Reputation: 3120
I have a rails method which allows a user to submit a review and to counterparty, it sends an email using the delayed jobs.
def update_review
@review.add_review_content(review_params)
ReviewMailer.delay.review_posted(@review.product_owner, params[:id])
end
And I am trying to add a rspec
test for this to check if the mailer is delivered properly and to whom. The delayed jobs run immediately after they are created on test
because I want other jobs like the job to update the product owners overall rating to be completed immediately.
So the email does get fired but how can I add a test for it?
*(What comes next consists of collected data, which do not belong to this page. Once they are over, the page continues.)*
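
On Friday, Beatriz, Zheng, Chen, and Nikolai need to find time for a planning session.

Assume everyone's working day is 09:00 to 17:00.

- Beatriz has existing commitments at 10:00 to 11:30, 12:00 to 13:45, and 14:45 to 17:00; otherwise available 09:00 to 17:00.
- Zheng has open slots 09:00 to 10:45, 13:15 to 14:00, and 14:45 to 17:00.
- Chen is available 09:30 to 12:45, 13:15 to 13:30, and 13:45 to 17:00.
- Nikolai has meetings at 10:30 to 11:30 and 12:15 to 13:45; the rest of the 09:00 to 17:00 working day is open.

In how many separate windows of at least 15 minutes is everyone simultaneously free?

Beatriz free within 09:00–17:00: 09:00–10:00, 11:30–12:00, 13:45–14:45.
Nikolai free within 09:00–17:00: 09:00–10:30, 11:30–12:15, 13:45–17:00.
Beatriz ∩ Zheng: 09:00–10:00, 13:45–14:00.
Beatriz ∩ Zheng ∩ Chen: 09:30–10:00, 13:45–14:00.
Beatriz ∩ Zheng ∩ Chen ∩ Nikolai: 09:30–10:00, 13:45–14:00.
Windows ≥ 15 min: 09:30–10:00, 13:45–14:00.
That's 2 windows.

2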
EDIT: Adding current tests
My current tests are:
describe 'PUT #update the review' do
let(:attr) do
{ rating: 3.0, raw_review: 'Some example review here' }
end
before(:each) do
@review = FactoryBot.create :review
put :update, id: @review.id, review: attr
end
it 'creates a job' do
ActiveJob::Base.queue_adapter = :test
expect {
AdminMailer.review_posted(@coach, @review.id).deliver_later
}.to have_enqueued_job
end
it { should respond_with 200 }
end
This does test that the mailer works properly but I want to test that it gets triggered properly in the method flow as well.
Upvotes: 0
Views: 919
Reputation: 3615
It sounds like what you want is to ensure that the update_review
method enqueues a job to send the correct email to the correct recipient. Here's a simpler way to accomplish that:
describe 'PUT #update the review' do
let(:params) { { rating: rating, raw_review: raw_review } }
let(:rating) { 3.0 }
let(:raw_review) { 'Some example review here' }
let(:review) { FactoryBot.create(:review) }
let(:delayed_review_mailer) { instance_double(ReviewMailer) }
before do
# assuming this is how the controller finds the review...
allow(Review).to receive(:find).and_return(review)
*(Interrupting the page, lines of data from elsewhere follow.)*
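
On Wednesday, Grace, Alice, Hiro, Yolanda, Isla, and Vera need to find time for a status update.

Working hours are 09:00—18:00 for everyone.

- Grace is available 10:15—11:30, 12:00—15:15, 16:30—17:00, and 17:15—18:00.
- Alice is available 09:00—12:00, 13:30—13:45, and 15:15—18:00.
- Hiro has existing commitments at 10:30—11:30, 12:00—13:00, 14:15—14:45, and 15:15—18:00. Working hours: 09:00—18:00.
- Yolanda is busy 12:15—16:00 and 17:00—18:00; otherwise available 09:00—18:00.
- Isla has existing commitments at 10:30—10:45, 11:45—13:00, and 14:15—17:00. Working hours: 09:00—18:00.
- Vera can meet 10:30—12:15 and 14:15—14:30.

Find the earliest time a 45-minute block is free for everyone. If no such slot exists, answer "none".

none

Hiro free within 09:00–18:00: 09:00–10:30, 11:30–12:00, 13:00–14:15, 14:45–15:15.
Yolanda free within 09:00–18:00: 09:00–12:15, 16:00–17:00.
Isla free within 09:00–18:00: 09:00–10:30, 10:45–11:45, 13:00–14:15, 17:00–18:00.
Grace ∩ Alice: 10:15–11:30, 13:30–13:45, 16:30–17:00, 17:15–18:00.
Grace ∩ Alice ∩ Hiro: 10:15–10:30, 13:30–13:45.
Grace ∩ Alice ∩ Hiro ∩ Yolanda: 10:15–10:30.
Grace ∩ Alice ∩ Hiro ∩ Yolanda ∩ Isla: 10:15–10:30.
Grace ∩ Alice ∩ Hiro ∩ Yolanda ∩ Isla ∩ Vera: (none).
Windows ≥ 45 min: (none).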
# mock the method chain that enqueues the job to send the email
allow(ReviewMailer).to receive(:delay).and_return(delayed_review_mailer)
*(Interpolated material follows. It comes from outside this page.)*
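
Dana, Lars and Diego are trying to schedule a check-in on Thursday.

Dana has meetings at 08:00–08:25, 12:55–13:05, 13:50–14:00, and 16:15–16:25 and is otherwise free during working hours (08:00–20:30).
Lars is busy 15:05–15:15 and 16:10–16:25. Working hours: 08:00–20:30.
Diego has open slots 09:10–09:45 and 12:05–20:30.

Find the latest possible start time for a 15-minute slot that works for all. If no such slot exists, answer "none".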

allow(delayed_review_mailer).to receive(:review_posted)
put :update, id: review.id review: params
end
it 'adds the review content to the review' do
review.reload
expect(review.rating).to eq(rating)
expect(review.raw_review).to eq(raw_review)
end
it 'sends a delayed email' do
expect(ReviewMailer).to have_received(:delay)
end
it 'sends a review posted email to the product owner' do
expect(delayed_review_mailer)
.to have_received(:review_posted)
.with(review.product_owner, review.id)
end
end
The reason I prefer this approach is that a) it could be done without touching the database at all (by swapping the factory for an instance double), and b) it doesn't try to test parts of Rails that were already tested by the folks who built Rails, like ActiveJob and ActionMailer. You can trust Rails' own unit tests for those classes.